All papers MUST answer all of these questions. Outstanding papers will answer all of these questions in thesis-guided organized essay using, smooth, concise, polished prose, with additional quotations where necessary. Outstanding papers will not at all read like a laundry list of the required information.
Include the passage and its PAGE NUMBER you are explicating at the top of your paper (single spaced, in smaller font if extra space is needed).
Keep in mind all the pointers on the first assignment sheet (also on the website).
PASSAGES:
· "He took the white suet in his hands, but within him his heart raged with anger, as he saw that the tempting outside held the ox's white bones beneath. And ever since then, men of every race on the face of the earth burn the white bones on the altar in sacrifice to the immortals."
· "Whoever keeps clear of marriage and the trouble fomented by women, and is quite content to stay single, must expect a gloomy old age, with no one at hand to attend him. He may have plenty of money, but when he dies, his relations often divide it."

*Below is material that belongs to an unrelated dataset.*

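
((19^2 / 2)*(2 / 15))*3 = 361 / 5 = 72.20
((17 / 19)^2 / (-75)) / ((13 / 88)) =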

· “Around the bed-posts he draped his chain in voluptuous swirls, coiled directly over the bed, looping down from the rafters. Yet it was fine as a cobweb, not to be noticed by watchers, even the blessed gods, such skill went into its making.”
· “This little child, who in fact is really a larcenous bandit, I found at the end of a tedious trip in the hills of Cyllenê, a cheat more plausible far than any I ever have seen, god or human or swindler, who walks on the face of the earth.”
· "Never again could she claim, when immortals were gathered together, with a softly innocent smile, that she alone drove them to couple with mortal women, who bore them sons who were destined to perish, and deathless goddesses too she had driven to mate with mere humans."